Vaincu, Leï se laissa glisser au sol. Il repoussa une première fois Turbo qui recherchait ses caresses. Les genoux repliés contre son torse, il songea que rien ne le sauverait. Que Maddie n'était plus là depuis longtemps. Il se demanda combien de temps ses poumons tiendraient – question à laquelle le médecin n'avait su répondre – puis en vint à se demander qui s'occuperait de ses animaux. Le chien provenait de la SPA, les deux chats dans une association, et le fait de se dire que bientôt ils y retourneraient lui brisa le cœur.

Il fondit en larmes. Si brusquement qu'il n'eut même pas le temps de penser à se retenir. Pendant tant d'années, les examens s'étaient succédé, et la peur avait fini par laisser la place à l'habitude. Le déni lui semblait un doux cocon au creux duquel il avait appris à ignorer sa condition à une exception près dans l'année. Jusqu'à aujourd'hui.

Turbo gémit à ses côtés, insistait pour caler sa tête contre son épaule si bien que Leï s'effondra. Le visage dissimulé entre ses bras croisés, il se recroquevilla sur lui-même, la poitrine hachée. Tout ce qu'il entreprenait s'écroulait.

Je ne vais... J'vais jamais être famille d'accueil. Mon pire cauchemar se réalise. J'aurais à peine connu mon métier, j'aurais...

Il s'imagina tout à coup étouffer, pire, décéder dans son sommeil. Le corps roide et pâle, raidi dans son lit tandis que ses animaux mouraient de faim. Les pensées gonflaient, emportaient toute émotion. Bientôt les tremblements de ses mains le forcèrent à contracter les doigts, et il ne savait plus qui de l'angoisse ou des effets indésirables des traitements le surmenait.

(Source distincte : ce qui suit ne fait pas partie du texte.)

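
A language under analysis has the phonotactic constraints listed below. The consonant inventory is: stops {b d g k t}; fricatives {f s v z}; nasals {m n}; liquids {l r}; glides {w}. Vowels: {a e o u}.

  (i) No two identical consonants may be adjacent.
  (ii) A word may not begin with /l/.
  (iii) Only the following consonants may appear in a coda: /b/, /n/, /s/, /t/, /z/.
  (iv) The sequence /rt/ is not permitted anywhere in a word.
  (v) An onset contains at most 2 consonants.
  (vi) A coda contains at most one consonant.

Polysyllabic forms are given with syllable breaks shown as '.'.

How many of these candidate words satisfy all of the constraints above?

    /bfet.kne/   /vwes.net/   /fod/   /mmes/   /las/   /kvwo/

/bfet.kne/ — σ1 onset /bf/ (2C), coda /t/ ok; σ2 onset /kn/ (2C), coda /∅/ ok → well-formed
/vwes.net/ — σ1 onset /vw/ (2C), coda /s/ ok; σ2 onset /n/, coda /t/ ok → well-formed
/fod/ — violates constraint (iii): syllable 1 coda contains /d/, which is not a licensed coda consonant → ill-formed
/mmes/ — violates constraint (i): adjacent identical consonants /mm/ → ill-formed
/las/ — violates constraint (ii): word begins with /l/ → ill-formed
/kvwo/ — violates constraint (v): syllable 1 onset /kvw/ has 3 consonants (> 2) → ill-formed
Well-formed: /bfet.kne/, /vwes.net/ → 2.

2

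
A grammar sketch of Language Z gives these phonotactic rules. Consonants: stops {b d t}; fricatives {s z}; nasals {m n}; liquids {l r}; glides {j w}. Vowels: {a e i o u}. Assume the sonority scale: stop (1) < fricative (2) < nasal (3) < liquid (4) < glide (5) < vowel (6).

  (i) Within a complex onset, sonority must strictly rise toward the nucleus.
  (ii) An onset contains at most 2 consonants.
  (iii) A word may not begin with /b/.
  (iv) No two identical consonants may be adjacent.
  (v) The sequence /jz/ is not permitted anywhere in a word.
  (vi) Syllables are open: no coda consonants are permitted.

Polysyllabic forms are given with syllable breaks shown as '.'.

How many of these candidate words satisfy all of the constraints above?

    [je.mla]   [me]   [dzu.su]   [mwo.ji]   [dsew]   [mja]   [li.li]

[je.mla] — σ1 onset /j/, coda /∅/ ok; σ2 onset /ml/ (3→4 rises), coda /∅/ ok → phonotactically legal
[me] — σ1 onset /m/, coda /∅/ ok → phonotactically legal
[dzu.su] — σ1 onset /dz/ (1→2 rises), coda /∅/ ok; σ2 onset /s/, coda /∅/ ok → phonotactically legal
[mwo.ji] — σ1 onset /mw/ (3→5 rises), coda /∅/ ok; σ2 onset /j/, coda /∅/ ok → phonotactically legal
[dsew] — violates constraint (vi): syllable 1 coda /w/ has 1 consonant (> 0) → phonotactically illegal
[mja] — σ1 onset /mj/ (3→5 rises), coda /∅/ ok → phonotactically legal
[li.li] — σ1 onset /l/, coda /∅/ ok; σ2 onset /l/, coda /∅/ ok → phonotactically legal
Phonotactically legal: [je.mla], [me], [dzu.su], [mwo.ji], [mja], [li.li] → 6.

6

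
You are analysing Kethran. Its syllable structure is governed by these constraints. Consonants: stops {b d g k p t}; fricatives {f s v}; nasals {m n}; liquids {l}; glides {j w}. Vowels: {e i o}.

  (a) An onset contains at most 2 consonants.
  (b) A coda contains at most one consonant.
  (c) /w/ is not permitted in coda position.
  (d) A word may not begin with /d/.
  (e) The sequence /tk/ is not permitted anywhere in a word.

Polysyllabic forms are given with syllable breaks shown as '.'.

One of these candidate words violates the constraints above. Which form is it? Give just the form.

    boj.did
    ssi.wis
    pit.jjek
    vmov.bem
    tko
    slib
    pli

tko

boj.did — σ1 onset /b/, coda /j/ ok; σ2 onset /d/, coda /d/ ok → well-formed
ssi.wis — σ1 onset /ss/ (2C), coda /∅/ ok; σ2 onset /w/, coda /s/ ok → well-formed
pit.jjek — σ1 onset /p/, coda /t/ ok; σ2 onset /jj/ (2C), coda /k/ ok → well-formed
vmov.bem — σ1 onset /vm/ (2C), coda /v/ ok; σ2 onset /b/, coda /m/ ok → well-formed
tko — violates constraint (e): contains banned sequence /tk/ → ill-formed
slib — σ1 onset /sl/ (2C), coda /b/ ok → well-formed
pli — σ1 onset /pl/ (2C), coda /∅/ ok → well-formed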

Quand, dans sa poche, le téléphone vibra, il fut incapable de l'en extirper. L'appareil glissa sur le carrelage et à l'écran, la photographie de Charlotte souriait. Il ne sut décrocher, cherchant à se calmer d'abord, à écraser le poids qui plombait sa poitrine. La sonnerie se coupa, toutefois, reprit aussitôt. D'habitude, les insistances de Charlotte l'agaçaient ou le faisaient rire. Aujourd'hui, il savait pourquoi elle ne lâchait pas l'affaire. Il se racla la gorge avant de laisser son pouce glisser sur l'écran. Le haut - parleur déploya la voix de sa meilleure amie comme si elle se trouvait sur place.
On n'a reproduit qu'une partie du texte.